The Gophers spend most of the rest of the cartoon using psychological weardown tactics to drive Barnyard Dawg insane and remove him as a threat to their well-being. A deadpan pig watches as the dog is repeatedly the victim of the Gophers' pranks, and can only shake his head as the dog's psyche is broken down. Meanwhile, the pooch tries to convince himself that all that is going on is nothing but a bad dream (consulting Sigmund Fraud and using sleeping pills to laugh off each attempt).

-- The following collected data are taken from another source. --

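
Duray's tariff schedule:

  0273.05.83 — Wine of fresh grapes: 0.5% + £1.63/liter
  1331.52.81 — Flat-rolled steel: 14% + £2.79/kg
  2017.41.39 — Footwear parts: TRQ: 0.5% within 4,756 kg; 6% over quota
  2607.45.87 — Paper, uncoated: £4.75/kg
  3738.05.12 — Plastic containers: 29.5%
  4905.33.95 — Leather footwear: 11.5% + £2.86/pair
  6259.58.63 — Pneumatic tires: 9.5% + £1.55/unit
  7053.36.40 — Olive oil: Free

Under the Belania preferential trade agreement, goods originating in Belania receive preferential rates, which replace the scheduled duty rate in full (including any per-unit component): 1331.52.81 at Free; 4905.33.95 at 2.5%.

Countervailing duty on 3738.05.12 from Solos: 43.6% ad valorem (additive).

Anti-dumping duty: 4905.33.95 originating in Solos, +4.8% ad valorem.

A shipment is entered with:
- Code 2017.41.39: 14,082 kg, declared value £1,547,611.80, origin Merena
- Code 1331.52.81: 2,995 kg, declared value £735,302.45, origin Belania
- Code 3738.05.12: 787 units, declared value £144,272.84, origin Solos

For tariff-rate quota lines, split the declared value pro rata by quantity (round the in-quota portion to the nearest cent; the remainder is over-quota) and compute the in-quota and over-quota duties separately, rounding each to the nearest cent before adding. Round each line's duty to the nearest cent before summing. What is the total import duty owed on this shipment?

£169,572.51

Line 1 (2017.41.39, Merena, 14,082 kg, £1,547,611.80):
Code 2017.41.39 is under a tariff-rate quota (threshold 4,756 kg). In-quota: 4,756 kg at 0.5%; over-quota: 9,326 kg at 6%.
Pro-rata value split: in-quota = £1,547,611.80 × 4,756/14,082 = £522,684.40; over-quota = £1,547,611.80 − £522,684.40 = £1,024,927.40.
In-quota duty = £522,684.40 × 0.5% = £2,613.42. Over-quota duty = £1,024,927.40 × 6% = £61,495.64.
Line duty = £2,613.42 + £61,495.64 = £64,109.06.
Line 2 (1331.52.81, Belania, 2,995 kg, £735,302.45):
Base rate for 1331.52.81 is 14% + £2.79/kg.
Origin Belania qualifies under the Duray–Belania agreement and 1331.52.81 is covered: preferential rate Free applies instead.
Duty = £735,302.45 × 0% = £0.00.
Line 3 (3738.05.12, Solos, 787 units, £144,272.84):
Base rate for 3738.05.12 is 29.5%.
Additional duty on 3738.05.12 from Solos: +43.6%. Applied ad valorem rate: 29.5% + 43.6% = 73.1%.
Duty = £144,272.84 × 73.1% = £105,463.45.
Total = £64,109.06 + £0.00 + £105,463.45 = £169,572.51.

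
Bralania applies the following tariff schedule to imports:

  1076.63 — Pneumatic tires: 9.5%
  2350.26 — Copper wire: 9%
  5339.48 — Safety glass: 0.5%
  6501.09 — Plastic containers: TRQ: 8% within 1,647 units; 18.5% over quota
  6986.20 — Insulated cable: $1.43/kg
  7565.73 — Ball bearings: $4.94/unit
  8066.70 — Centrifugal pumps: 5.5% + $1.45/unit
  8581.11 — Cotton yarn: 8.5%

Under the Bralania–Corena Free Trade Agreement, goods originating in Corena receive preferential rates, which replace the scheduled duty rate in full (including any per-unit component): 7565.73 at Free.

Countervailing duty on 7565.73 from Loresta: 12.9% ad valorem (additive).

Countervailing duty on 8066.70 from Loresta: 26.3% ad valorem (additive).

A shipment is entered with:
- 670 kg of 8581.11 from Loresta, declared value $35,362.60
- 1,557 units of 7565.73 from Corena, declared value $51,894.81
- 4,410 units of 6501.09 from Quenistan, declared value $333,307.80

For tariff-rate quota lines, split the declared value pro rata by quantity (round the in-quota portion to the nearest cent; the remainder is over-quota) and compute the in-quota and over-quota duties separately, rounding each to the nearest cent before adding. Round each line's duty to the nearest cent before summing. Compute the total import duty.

$51,597.33

Line 1 (8581.11, Loresta, 670 kg, $35,362.60):
Base rate for 8581.11 is 8.5%.
Duty = $35,362.60 × 8.5% = $3,005.82.
Line 2 (7565.73, Corena, 1,557 units, $51,894.81):
Base rate for 7565.73 is $4.94/unit.
Origin Corena qualifies under the Bralania–Corena agreement and 7565.73 is covered: preferential rate Free applies instead.
The additional-duty order on 7565.73 targets Loresta, not Corena; it does not apply.
Duty = $51,894.81 × 0% = $0.00.
Line 3 (6501.09, Quenistan, 4,410 units, $333,307.80):
Code 6501.09 is under a tariff-rate quota (threshold 1,647 units). In-quota: 1,647 units at 8%; over-quota: 2,763 units at 18.5%.
Pro-rata value split: in-quota = $333,307.80 × 1,647/4,410 = $124,480.26; over-quota = $333,307.80 − $124,480.26 = $208,827.54.
In-quota duty = $124,480.26 × 8% = $9,958.42. Over-quota duty = $208,827.54 × 18.5% = $38,633.09.
Line duty = $9,958.42 + $38,633.09 = $48,591.51.
Total = $3,005.82 + $0.00 + $48,591.51 = $51,597.33.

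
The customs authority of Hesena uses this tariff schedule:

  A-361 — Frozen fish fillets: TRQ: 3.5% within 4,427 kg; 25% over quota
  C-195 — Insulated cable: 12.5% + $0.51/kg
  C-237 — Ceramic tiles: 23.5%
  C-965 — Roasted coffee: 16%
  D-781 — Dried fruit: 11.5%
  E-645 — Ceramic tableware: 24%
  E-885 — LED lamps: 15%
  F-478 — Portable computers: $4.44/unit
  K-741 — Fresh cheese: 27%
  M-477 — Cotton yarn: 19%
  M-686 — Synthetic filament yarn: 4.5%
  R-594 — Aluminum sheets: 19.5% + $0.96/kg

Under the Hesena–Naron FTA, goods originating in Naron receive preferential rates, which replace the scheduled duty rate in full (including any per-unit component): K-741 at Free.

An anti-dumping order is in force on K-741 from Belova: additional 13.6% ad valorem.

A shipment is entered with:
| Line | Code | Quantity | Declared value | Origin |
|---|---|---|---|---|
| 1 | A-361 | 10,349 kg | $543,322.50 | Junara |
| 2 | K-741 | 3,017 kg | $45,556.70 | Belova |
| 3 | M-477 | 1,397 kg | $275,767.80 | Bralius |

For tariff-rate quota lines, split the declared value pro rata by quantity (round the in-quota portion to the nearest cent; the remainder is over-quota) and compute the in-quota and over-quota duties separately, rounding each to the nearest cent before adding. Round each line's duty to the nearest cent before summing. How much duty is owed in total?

Line 1 (A-361, Junara, 10,349 kg, $543,322.50):
Code A-361 is under a tariff-rate quota (threshold 4,427 kg). In-quota: 4,427 kg at 3.5%; over-quota: 5,922 kg at 25%.
Pro-rata value split: in-quota = $543,322.50 × 4,427/10,349 = $232,417.50; over-quota = $543,322.50 − $232,417.50 = $310,905.00.
In-quota duty = $232,417.50 × 3.5% = $8,134.61. Over-quota duty = $310,905.00 × 25% = $77,726.25.
Line duty = $8,134.61 + $77,726.25 = $85,860.86.
Line 2 (K-741, Belova, 3,017 kg, $45,556.70):
Base rate for K-741 is 27%.
K-741 has an FTA preferential rate, but origin Belova is not Naron; base rate stands.
Additional duty on K-741 from Belova: +13.6%. Applied ad valorem rate: 27% + 13.6% = 40.6%.
Duty = $45,556.70 × 40.6% = $18,496.02.
Line 3 (M-477, Bralius, 1,397 kg, $275,767.80):
Base rate for M-477 is 19%.
Duty = $275,767.80 × 19% = $52,395.88.
Total = $85,860.86 + $18,496.02 + $52,395.88 = $156,752.76.

$156,752.76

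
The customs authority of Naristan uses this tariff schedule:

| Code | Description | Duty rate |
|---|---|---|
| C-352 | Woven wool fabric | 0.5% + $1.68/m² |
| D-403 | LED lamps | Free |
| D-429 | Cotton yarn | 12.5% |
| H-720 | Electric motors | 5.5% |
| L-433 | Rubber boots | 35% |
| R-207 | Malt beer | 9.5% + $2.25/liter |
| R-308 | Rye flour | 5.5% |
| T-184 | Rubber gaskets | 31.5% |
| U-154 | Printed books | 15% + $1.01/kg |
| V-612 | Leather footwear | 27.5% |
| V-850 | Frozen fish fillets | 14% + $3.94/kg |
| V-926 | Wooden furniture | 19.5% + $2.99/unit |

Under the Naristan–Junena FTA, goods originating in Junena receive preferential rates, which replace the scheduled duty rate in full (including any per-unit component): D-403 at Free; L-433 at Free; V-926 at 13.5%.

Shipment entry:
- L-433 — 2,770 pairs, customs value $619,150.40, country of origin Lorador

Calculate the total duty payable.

$216,702.64

Line 1 (L-433, Lorador, 2,770 pairs, $619,150.40):
Base rate for L-433 is 35%.
L-433 has an FTA preferential rate, but origin Lorador is not Junena; base rate stands.
Duty = $619,150.40 × 35% = $216,702.64.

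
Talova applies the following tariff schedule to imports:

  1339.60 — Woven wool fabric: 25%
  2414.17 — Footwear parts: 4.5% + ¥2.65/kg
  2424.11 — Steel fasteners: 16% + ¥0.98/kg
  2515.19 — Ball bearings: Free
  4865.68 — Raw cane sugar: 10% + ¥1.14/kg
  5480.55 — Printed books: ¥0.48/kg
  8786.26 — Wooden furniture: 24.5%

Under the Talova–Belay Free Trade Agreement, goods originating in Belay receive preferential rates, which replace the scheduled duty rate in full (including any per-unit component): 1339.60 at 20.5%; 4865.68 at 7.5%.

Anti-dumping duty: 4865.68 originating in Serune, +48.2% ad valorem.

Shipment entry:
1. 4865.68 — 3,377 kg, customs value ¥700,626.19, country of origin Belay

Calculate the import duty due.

¥52,546.96

Line 1 (4865.68, Belay, 3,377 kg, ¥700,626.19):
Base rate for 4865.68 is 10% + ¥1.14/kg.
Origin Belay qualifies under the Talova–Belay agreement and 4865.68 is covered: preferential rate 7.5% applies instead.
The additional-duty order on 4865.68 targets Serune, not Belay; it does not apply.
Duty = ¥700,626.19 × 7.5% = ¥52,546.96.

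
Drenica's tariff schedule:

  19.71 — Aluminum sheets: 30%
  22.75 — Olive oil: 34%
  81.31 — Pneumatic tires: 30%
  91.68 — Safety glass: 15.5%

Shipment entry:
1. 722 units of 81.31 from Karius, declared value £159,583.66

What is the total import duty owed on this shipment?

£47,875.10

Line 1 (81.31, Karius, 722 units, £159,583.66):
Base rate for 81.31 is 30%.
Duty = £159,583.66 × 30% = £47,875.10.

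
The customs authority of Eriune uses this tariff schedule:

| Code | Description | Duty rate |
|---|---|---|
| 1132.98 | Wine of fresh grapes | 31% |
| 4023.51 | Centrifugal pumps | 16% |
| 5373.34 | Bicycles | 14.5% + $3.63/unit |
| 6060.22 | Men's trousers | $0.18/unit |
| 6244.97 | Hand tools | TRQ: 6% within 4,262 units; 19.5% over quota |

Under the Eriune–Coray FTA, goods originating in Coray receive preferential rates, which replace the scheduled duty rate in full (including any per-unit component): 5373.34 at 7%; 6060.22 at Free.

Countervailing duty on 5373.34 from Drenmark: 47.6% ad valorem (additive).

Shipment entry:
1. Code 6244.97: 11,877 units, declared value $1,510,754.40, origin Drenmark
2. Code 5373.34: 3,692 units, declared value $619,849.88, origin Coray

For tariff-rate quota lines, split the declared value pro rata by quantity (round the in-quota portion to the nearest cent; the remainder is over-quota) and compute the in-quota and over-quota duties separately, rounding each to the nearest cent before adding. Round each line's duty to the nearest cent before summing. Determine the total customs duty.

Line 1 (6244.97, Drenmark, 11,877 units, $1,510,754.40):
Code 6244.97 is under a tariff-rate quota (threshold 4,262 units). In-quota: 4,262 units at 6%; over-quota: 7,615 units at 19.5%.
Pro-rata value split: in-quota = $1,510,754.40 × 4,262/11,877 = $542,126.40; over-quota = $1,510,754.40 − $542,126.40 = $968,628.00.
In-quota duty = $542,126.40 × 6% = $32,527.58. Over-quota duty = $968,628.00 × 19.5% = $188,882.46.
Line duty = $32,527.58 + $188,882.46 = $221,410.04.
Line 2 (5373.34, Coray, 3,692 units, $619,849.88):
Base rate for 5373.34 is 14.5% + $3.63/unit.
Origin Coray qualifies under the Eriune–Coray agreement and 5373.34 is covered: preferential rate 7% applies instead.
The additional-duty order on 5373.34 targets Drenmark, not Coray; it does not apply.
Duty = $619,849.88 × 7% = $43,389.49.
Total = $221,410.04 + $43,389.49 = $264,799.53.

$264,799.53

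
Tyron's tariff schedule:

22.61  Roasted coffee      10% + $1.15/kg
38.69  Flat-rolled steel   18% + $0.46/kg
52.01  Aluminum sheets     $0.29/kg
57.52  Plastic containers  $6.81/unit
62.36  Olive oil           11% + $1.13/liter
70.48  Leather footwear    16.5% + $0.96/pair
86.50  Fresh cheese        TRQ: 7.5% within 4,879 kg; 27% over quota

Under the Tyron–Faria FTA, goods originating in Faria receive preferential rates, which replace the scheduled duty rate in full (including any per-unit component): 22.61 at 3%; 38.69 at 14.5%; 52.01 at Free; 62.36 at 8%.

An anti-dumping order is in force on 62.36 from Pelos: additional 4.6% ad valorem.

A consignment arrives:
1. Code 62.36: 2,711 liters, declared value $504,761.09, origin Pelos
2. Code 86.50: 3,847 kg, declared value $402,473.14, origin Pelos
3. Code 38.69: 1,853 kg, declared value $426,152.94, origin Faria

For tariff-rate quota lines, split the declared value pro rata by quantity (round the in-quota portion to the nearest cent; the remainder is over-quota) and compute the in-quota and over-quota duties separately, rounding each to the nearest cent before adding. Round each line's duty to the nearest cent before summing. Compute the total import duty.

$173,783.83

Line 1 (62.36, Pelos, 2,711 liters, $504,761.09):
Base rate for 62.36 is 11% + $1.13/liter.
62.36 has an FTA preferential rate, but origin Pelos is not Faria; base rate stands.
Additional duty on 62.36 from Pelos: +4.6%. Applied ad valorem rate: 11% + 4.6% = 15.6%.
Duty = $504,761.09 × 15.6% + 2,711 × $1.13 = $81,806.16.
Line 2 (86.50, Pelos, 3,847 kg, $402,473.14):
Code 86.50 is under a tariff-rate quota (threshold 4,879 kg). Quantity 3,847 kg is within the quota, so the in-quota rate 7.5% applies to the full value.
Duty = $402,473.14 × 7.5% = $30,185.49.
Line 3 (38.69, Faria, 1,853 kg, $426,152.94):
Base rate for 38.69 is 18% + $0.46/kg.
Origin Faria qualifies under the Tyron–Faria agreement and 38.69 is covered: preferential rate 14.5% applies instead.
Duty = $426,152.94 × 14.5% = $61,792.18.
Total = $81,806.16 + $30,185.49 + $61,792.18 = $173,783.83.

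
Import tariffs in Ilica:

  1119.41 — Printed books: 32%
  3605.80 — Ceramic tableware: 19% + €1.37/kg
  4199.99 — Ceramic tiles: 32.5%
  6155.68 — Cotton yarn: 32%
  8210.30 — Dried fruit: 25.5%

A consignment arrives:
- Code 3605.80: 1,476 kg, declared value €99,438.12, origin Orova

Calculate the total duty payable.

Line 1 (3605.80, Orova, 1,476 kg, €99,438.12):
Base rate for 3605.80 is 19% + €1.37/kg.
Duty = €99,438.12 × 19% + 1,476 × €1.37 = €20,915.36.

€20,915.36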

In the end, the Gophers get rid of their foe for good by tying a harness around the sleeping Barnyard Dawg's belly, then attaching it to a hot air balloon before launching it. Eventually, the balloon's hull begins to leak, and the dog awakens atop a light pole. After he wakes up and realizing his surroundings, Barnyard Dawg mentally snaps and begins to fly! The pig - confused about everything he has seen - goes to psychiatrist Dr. Cy Kosis for counseling. Kosis realizes he needs counseling (and joins his client on the couch) when he sees the Barnyard Dawg flying by the window.
In two publications covering the Warner Bros. library of cartoons, critics Will Friedwald and Jerry Beck gave Gopher Broke negative reviews. In their 1981 publication The Warner Brothers Cartoons, the cartoon was panned as an inferior remake of the 1949 short Mouse Wreckers; that plot had twin mice Hubie and Bertie physically and mentally torturing a potential antagonist, Claude Cat, into submission, all to gain access to the house and therefore an ample food supply. Gopher Broke also marked "the decline of McKimson's work," the review continued.
In Beck and Friewald's 1989 followup, Looney Tunes and Merrie Melodies: A Complete Illustrated Guide to the Warner Bros. Cartoons, the two disparaged Seely's stock score (which would later be used in early Hanna-Barbera shorts and The Ren and Stimpy Show), noting it served "as part and parcel of the lame antics.".